The great strength of America has always been the immense diversity of our people; which has enabled us to adapt, survive and even prosper in an ever changing environment of challenges and opportunities.

That diversity is still our greatest asset, but it is being choked off in Washington. It can be enabled at the state, county and municipal level.

The key is sustained and affordable credit to stimulate locally directed economic development: new ideas, new technologies, job creation, strong local banks and sound municipal finances.

That is what public banking is all about — enabling an end-run around the callous indifference to the well being of the American people, which the self-absorbed parasites of the federal establishment barely trouble to conceal.

The urgent need for this banking innovation was fully on display in a recent column by New York Times columnist Thomas Friedman, in which he was again beating the drum for the “Grand Bargain.”

That’s the deal that will cut Social Security and Medicare, raise taxes on those who won’t feel it and supposedly cure the nation’s economic woes.

It is the argument for austerity, which has produced more misery for the 99 percent and more wealth for the 1 percent in every nation where it has been tried.

The Grand Bargain is a fraud — lipstick on a pig — and incredibly, Freidman doesn’t get it.

I say incredibly, because Friedman is married to a former billionaire, now millionaire, whose family fortune was in commercial real estate, mostly shopping malls, and was estimated by Forbes at $4.1 billion, back in 2007. But since the market crashed, the family’s fortune has declined to a reported $25 million.

Friedman is unable to make the connection. His wife’s family fortune was in shopping malls. Americans stopped shopping. They have no money. There are no jobs. And it is getting worse.

There was a lot of pre-Christmas hype about what a great shopping season it would be. It never happened.

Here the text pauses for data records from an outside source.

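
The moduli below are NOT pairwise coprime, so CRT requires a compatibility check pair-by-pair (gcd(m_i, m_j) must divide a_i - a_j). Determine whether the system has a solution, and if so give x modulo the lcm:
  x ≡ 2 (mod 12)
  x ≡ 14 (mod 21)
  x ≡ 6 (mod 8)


Moduli 12, 21, 8 are not pairwise coprime, so CRT works modulo lcm(m_i) when all pairwise compatibility conditions hold.
Pairwise compatibility: gcd(m_i, m_j) must divide a_i - a_j for every pair.
Merge one congruence at a time:
  Start: x ≡ 2 (mod 12).
  Combine with x ≡ 14 (mod 21): gcd(12, 21) = 3; 14 - 2 = 12, which IS divisible by 3, so compatible.
    Write x = 2 + 12·t and substitute into x ≡ 14 (mod 21): 12·t ≡ 14 − 2 = 12 (mod 21).
    Divide the congruence (and modulus) by g = 3: 4·t ≡ 4 (mod 7).
    The inverse of 4 mod 7 is 2 (since 4·2 = 8 = 1·7 + 1), so t ≡ 2·4 = 8 ≡ 1 (mod 7).
    Then x = 2 + 12·1 = 14, valid modulo lcm(12, 21) = 84: x ≡ 14 (mod 84).
  Combine with x ≡ 6 (mod 8): gcd(84, 8) = 4; 6 - 14 = -8, which IS divisible by 4, so compatible.
    Write x = 14 + 84·t and substitute into x ≡ 6 (mod 8): 84·t ≡ 6 − 14 = -8 (mod 8).
    Divide the congruence (and modulus) by g = 4: 21·t ≡ -2 (mod 2).
    Reduce coefficients mod 2: 1·t ≡ 0 (mod 2).
    So t ≡ 0 (mod 2).
    Then x = 14 + 84·0 = 14, valid modulo lcm(84, 8) = 168: x ≡ 14 (mod 168).
Verify: 14 mod 12 = 2, 14 mod 21 = 14, 14 mod 8 = 6.

x ≡ 14 (mod 168).


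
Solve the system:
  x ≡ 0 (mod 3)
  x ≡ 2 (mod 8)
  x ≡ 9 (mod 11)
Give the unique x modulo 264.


Moduli 3, 8, 11 are pairwise coprime; by CRT there is a unique solution modulo M = 3 · 8 · 11 = 264.
Solve pairwise, accumulating the modulus:
  Start with x ≡ 0 (mod 3).
  Combine with x ≡ 2 (mod 8): since gcd(3, 8) = 1, we get a unique residue mod 24.
    Write x = 0 + 3·t and substitute into x ≡ 2 (mod 8): 3·t ≡ 2 − 0 = 2 (mod 8).
    The inverse of 3 mod 8 is 3 (since 3·3 = 9 = 1·8 + 1), so t ≡ 3·2 = 6 ≡ 6 (mod 8).
    Then x = 0 + 3·6 = 18, valid modulo lcm(3, 8) = 24: x ≡ 18 (mod 24).
  Combine with x ≡ 9 (mod 11): since gcd(24, 11) = 1, we get a unique residue mod 264.
    Write x = 18 + 24·t and substitute into x ≡ 9 (mod 11): 24·t ≡ 9 − 18 = -9 (mod 11).
    Reduce coefficients mod 11: 2·t ≡ 2 (mod 11).
    The inverse of 2 mod 11 is 6 (since 2·6 = 12 = 1·11 + 1), so t ≡ 6·2 = 12 ≡ 1 (mod 11).
    Then x = 18 + 24·1 = 42, valid modulo lcm(24, 11) = 264: x ≡ 42 (mod 264).
Verify: 42 mod 3 = 0 ✓, 42 mod 8 = 2 ✓, 42 mod 11 = 9 ✓.

x ≡ 42 (mod 264).


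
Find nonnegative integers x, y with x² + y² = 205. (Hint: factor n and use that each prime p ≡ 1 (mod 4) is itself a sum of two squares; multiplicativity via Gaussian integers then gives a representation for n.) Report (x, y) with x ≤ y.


Step 1: Factor n = 205 = 5 · 41.
Step 2: Check the mod-4 condition on each prime factor: 5 ≡ 1 (mod 4), exponent 1; 41 ≡ 1 (mod 4), exponent 1.
All primes ≡ 3 (mod 4) appear to even exponent (or don't appear), so by the two-squares theorem n IS expressible as a sum of two squares.
Step 3: Build a representation. Here n = 5 · 41 is a product of primes ≡ 1 (mod 4). Each prime p ≡ 1 (mod 4) is itself a sum of two squares; find a² by testing p − a² for a perfect square:
  5: 5 − 1² = 4 = 2² ⇒ 5 = 1² + 2².
  41: 41 − 1² = 40, 41 − 2² = 37, 41 − 3² = 32, 41 − 4² = 25 = 5² ⇒ 41 = 4² + 5².
  Combine using the Brahmagupta–Fibonacci identity (a² + b²)(c² + d²) = (ac − bd)² + (ad + bc)² = (ac + bd)² + (ad − bc)²:
  5 · 41 = 205: from (1² + 2²)(4² + 5²), take (1·4 − 2·5, 1·5 + 2·4) = (4 − 10, 5 + 8) = (-6, 13); dropping signs (only squares matter) gives (6, 13); check 6² + 13² = 36 + 169 = 205 ✓.
Step 4: Order so x ≤ y and verify: 6² + 13² = 36 + 169 = 205 = n. ✓

n = 205 = 6² + 13² (one valid representation with x ≤ y).


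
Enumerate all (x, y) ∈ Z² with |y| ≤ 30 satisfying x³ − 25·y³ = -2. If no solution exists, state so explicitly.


The equation is x³ - 25y³ = -2. For fixed y, x³ = 25·y³ − 2, so a solution requires the RHS to be a perfect cube.
Strategy: iterate y from -30 to 30, compute RHS = 25·y³ − 2, and check whether it is a (positive or negative) perfect cube.
Check small values of y:
  y = 0: RHS = -2 is not a perfect cube.
  y = 1: RHS = 23 is not a perfect cube.
  y = -1: RHS = -27 = (-3)³ ⇒ x = -3 works.
  y = 2: RHS = 198 is not a perfect cube.
  y = -2: RHS = -202 is not a perfect cube.
  y = 3: RHS = 673 is not a perfect cube.
  y = -3: RHS = -677 is not a perfect cube.
Continuing the search up to |y| = 30 finds no further solutions beyond those listed.
Collected solutions: (-3, -1).

Solutions (with |y| ≤ 30): (-3, -1).


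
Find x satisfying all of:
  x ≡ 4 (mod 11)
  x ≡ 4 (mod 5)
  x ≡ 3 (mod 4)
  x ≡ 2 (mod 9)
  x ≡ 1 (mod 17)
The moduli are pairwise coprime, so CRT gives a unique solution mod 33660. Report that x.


Product of moduli M = 11 · 5 · 4 · 9 · 17 = 33660.
Merge one congruence at a time:
  Start: x ≡ 4 (mod 11).
  Combine with x ≡ 4 (mod 5); new modulus lcm = 55.
    Write x = 4 + 11·t and substitute into x ≡ 4 (mod 5): 11·t ≡ 4 − 4 = 0 (mod 5).
    Reduce coefficients mod 5: 1·t ≡ 0 (mod 5).
    So t ≡ 0 (mod 5).
    Then x = 4 + 11·0 = 4, valid modulo lcm(11, 5) = 55: x ≡ 4 (mod 55).
  Combine with x ≡ 3 (mod 4); new modulus lcm = 220.
    Write x = 4 + 55·t and substitute into x ≡ 3 (mod 4): 55·t ≡ 3 − 4 = -1 (mod 4).
    Reduce coefficients mod 4: 3·t ≡ 3 (mod 4).
    The inverse of 3 mod 4 is 3 (since 3·3 = 9 = 2·4 + 1), so t ≡ 3·3 = 9 ≡ 1 (mod 4).
    Then x = 4 + 55·1 = 59, valid modulo lcm(55, 4) = 220: x ≡ 59 (mod 220).
  Combine with x ≡ 2 (mod 9); new modulus lcm = 1980.
    Write x = 59 + 220·t and substitute into x ≡ 2 (mod 9): 220·t ≡ 2 − 59 = -57 (mod 9).
    Reduce coefficients mod 9: 4·t ≡ 6 (mod 9).
    The inverse of 4 mod 9 is 7 (since 4·7 = 28 = 3·9 + 1), so t ≡ 7·6 = 42 ≡ 6 (mod 9).
    Then x = 59 + 220·6 = 1379, valid modulo lcm(220, 9) = 1980: x ≡ 1379 (mod 1980).
  Combine with x ≡ 1 (mod 17); new modulus lcm = 33660.
    Write x = 1379 + 1980·t and substitute into x ≡ 1 (mod 17): 1980·t ≡ 1 − 1379 = -1378 (mod 17).
    Reduce coefficients mod 17: 8·t ≡ 16 (mod 17).
    The inverse of 8 mod 17 is 15 (since 8·15 = 120 = 7·17 + 1), so t ≡ 15·16 = 240 ≡ 2 (mod 17).
    Then x = 1379 + 1980·2 = 5339, valid modulo lcm(1980, 17) = 33660: x ≡ 5339 (mod 33660).
Verify against each original: 5339 mod 11 = 4, 5339 mod 5 = 4, 5339 mod 4 = 3, 5339 mod 9 = 2, 5339 mod 17 = 1.

x ≡ 5339 (mod 33660).


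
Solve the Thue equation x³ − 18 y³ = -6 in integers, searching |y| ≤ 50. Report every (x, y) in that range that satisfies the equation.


The equation is x³ - 18y³ = -6. For fixed y, x³ = 18·y³ − 6, so a solution requires the RHS to be a perfect cube.
Strategy: iterate y from -50 to 50, compute RHS = 18·y³ − 6, and check whether it is a (positive or negative) perfect cube.
Check small values of y:
  y = 0: RHS = -6 is not a perfect cube.
  y = 1: RHS = 12 is not a perfect cube.
  y = -1: RHS = -24 is not a perfect cube.
  y = 2: RHS = 138 is not a perfect cube.
  y = -2: RHS = -150 is not a perfect cube.
  y = 3: RHS = 480 is not a perfect cube.
  y = -3: RHS = -492 is not a perfect cube.
Continuing the search up to |y| = 50 finds no solutions either.
No (x, y) in the scanned range satisfies the equation.

No integer solutions with |y| ≤ 50.


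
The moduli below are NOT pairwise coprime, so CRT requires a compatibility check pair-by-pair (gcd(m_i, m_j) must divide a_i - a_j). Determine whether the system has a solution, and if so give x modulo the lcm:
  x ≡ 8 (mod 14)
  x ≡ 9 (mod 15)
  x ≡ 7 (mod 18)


Moduli 14, 15, 18 are not pairwise coprime, so CRT works modulo lcm(m_i) when all pairwise compatibility conditions hold.
Pairwise compatibility: gcd(m_i, m_j) must divide a_i - a_j for every pair.
Merge one congruence at a time:
  Start: x ≡ 8 (mod 14).
  Combine with x ≡ 9 (mod 15): gcd(14, 15) = 1; 9 - 8 = 1, which IS divisible by 1, so compatible.
    Write x = 8 + 14·t and substitute into x ≡ 9 (mod 15): 14·t ≡ 9 − 8 = 1 (mod 15).
    The inverse of 14 mod 15 is 14 (since 14·14 = 196 = 13·15 + 1), so t ≡ 14·1 = 14 ≡ 14 (mod 15).
    Then x = 8 + 14·14 = 204, valid modulo lcm(14, 15) = 210: x ≡ 204 (mod 210).
  Combine with x ≡ 7 (mod 18): gcd(210, 18) = 6, and 7 - 204 = -197 is NOT divisible by 6.
    ⇒ system is inconsistent (no integer solution).

No solution (the system is inconsistent).


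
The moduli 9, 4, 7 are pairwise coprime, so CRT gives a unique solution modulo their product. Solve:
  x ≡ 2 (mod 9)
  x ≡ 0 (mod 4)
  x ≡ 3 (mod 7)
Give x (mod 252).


Moduli 9, 4, 7 are pairwise coprime; by CRT there is a unique solution modulo M = 9 · 4 · 7 = 252.
Solve pairwise, accumulating the modulus:
  Start with x ≡ 2 (mod 9).
  Combine with x ≡ 0 (mod 4): since gcd(9, 4) = 1, we get a unique residue mod 36.
    Write x = 2 + 9·t and substitute into x ≡ 0 (mod 4): 9·t ≡ 0 − 2 = -2 (mod 4).
    Reduce coefficients mod 4: 1·t ≡ 2 (mod 4).
    So t ≡ 2 (mod 4).
    Then x = 2 + 9·2 = 20, valid modulo lcm(9, 4) = 36: x ≡ 20 (mod 36).
  Combine with x ≡ 3 (mod 7): since gcd(36, 7) = 1, we get a unique residue mod 252.
    Write x = 20 + 36·t and substitute into x ≡ 3 (mod 7): 36·t ≡ 3 − 20 = -17 (mod 7).
    Reduce coefficients mod 7: 1·t ≡ 4 (mod 7).
    So t ≡ 4 (mod 7).
    Then x = 20 + 36·4 = 164, valid modulo lcm(36, 7) = 252: x ≡ 164 (mod 252).
Verify: 164 mod 9 = 2 ✓, 164 mod 4 = 0 ✓, 164 mod 7 = 3 ✓.

x ≡ 164 (mod 252).


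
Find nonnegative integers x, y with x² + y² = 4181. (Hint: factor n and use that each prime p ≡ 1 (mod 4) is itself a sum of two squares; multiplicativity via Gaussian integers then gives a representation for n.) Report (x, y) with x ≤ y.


Step 1: Factor n = 4181 = 37 · 113.
Step 2: Check the mod-4 condition on each prime factor: 37 ≡ 1 (mod 4), exponent 1; 113 ≡ 1 (mod 4), exponent 1.
All primes ≡ 3 (mod 4) appear to even exponent (or don't appear), so by the two-squares theorem n IS expressible as a sum of two squares.
Step 3: Build a representation. Here n = 37 · 113 is a product of primes ≡ 1 (mod 4). Each prime p ≡ 1 (mod 4) is itself a sum of two squares; find a² by testing p − a² for a perfect square:
  37: 37 − 1² = 36 = 6² ⇒ 37 = 1² + 6².
  113: 113 − 1² = 112, 113 − 2² = 109, 113 − 3² = 104, 113 − 4² = 97, 113 − 5² = 88, 113 − 6² = 77, 113 − 7² = 64 = 8² ⇒ 113 = 7² + 8².
  Combine using the Brahmagupta–Fibonacci identity (a² + b²)(c² + d²) = (ac − bd)² + (ad + bc)² = (ac + bd)² + (ad − bc)²:
  37 · 113 = 4181: from (1² + 6²)(7² + 8²), take (1·7 − 6·8, 1·8 + 6·7) = (7 − 48, 8 + 42) = (-41, 50); dropping signs (only squares matter) gives (41, 50); check 41² + 50² = 1681 + 2500 = 4181 ✓.
Step 4: Order so x ≤ y and verify: 41² + 50² = 1681 + 2500 = 4181 = n. ✓

n = 4181 = 41² + 50² (one valid representation with x ≤ y).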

Now, Bloomberg News reports that February sales at Wall Mart, the world’s biggest retailer, are “off to the worst monthly start in seven years,” according to a Wal-Mart VP who explained in a memo to his colleagues, “February MTD [month to date] sales are a total disaster… The worst start to a month I have seen in my seven years with the company.”

And Friedman thinks reductions in Social Security and Medicare support will send Americans out to the malls, shopping?

This is such easy math.

The population of the United States is something over 300 million. Let’s work with that number. If the wealthiest 1 percent of Americans all purchase new shoes — mom, dad and all the kids — about 3 million pairs of shoes will be purchased.

But if the 53 percent of Americans who have hung on in the middle class all purchase new shoes (I am excluding the 1 percent at the top and the 46 percent who now live officially in poverty) about 159 million pairs of shoes will be sold.

It takes jobs, more investment in the 99 percent and less in the 1 percent. The malls would be full.

I’m surprised Mrs. Friedman isn’t filing for divorce.

Still, Friedman bangs the Grand Bargain-austerity drum and warns that without more cuts, America would be in dire straits. How dire? So dire, he warns, that Americans might stop looking to Washington for solutions to their problems.

They already have.

Friedman cited polling data of the Thomson Reuters/University of Michigan index of consumer sentiment, making his argument for reductions in Social Security and Medicare, but let slip this news. According to the poll’s director, historically “people have always turned to Washington in times of economic crisis, but now they’re losing confidence in the government’s ability to reshape the economy… Americans now think they have to take more control themselves.”

We can’t have that! Imagine American states, counties, cities and municipalities solving their own problems. What would become of us?

What would become of us is that America would stop looking to Washington.

And that is Friedman’s worry, and the worry of the governing elite and the 1 percent who have used the federal government for decades to set up the so-called meritocracy of the best and brightest (Mr. Obama is their poster boy), to set up an America in which — surprise! — they do very well, while the living standards of everybody else deteriorate .

I’m rooting for all the gridlock in Washington we can get, because every time the GOP and Democrats come together, the middle class takes it in the neck.

Friedman posed the question, “What to do to get Washington moving again?” The better question is, “What to do to get our states, counties and municipalities moving?”

The former will deliver us to more of Washington’s servitude to the 1 percent and the continued concentration of the vast wealth of the nation in the hands of the few, while the latter will lead to local initiative that will rev up the engine of American ingenuity and broadly shared prosperity.

Public banking at the state, county and municipal level is a declaration of independence from a thoroughly subverted and corrupt federal government, and the first step on the path back to prosperity for all Americans.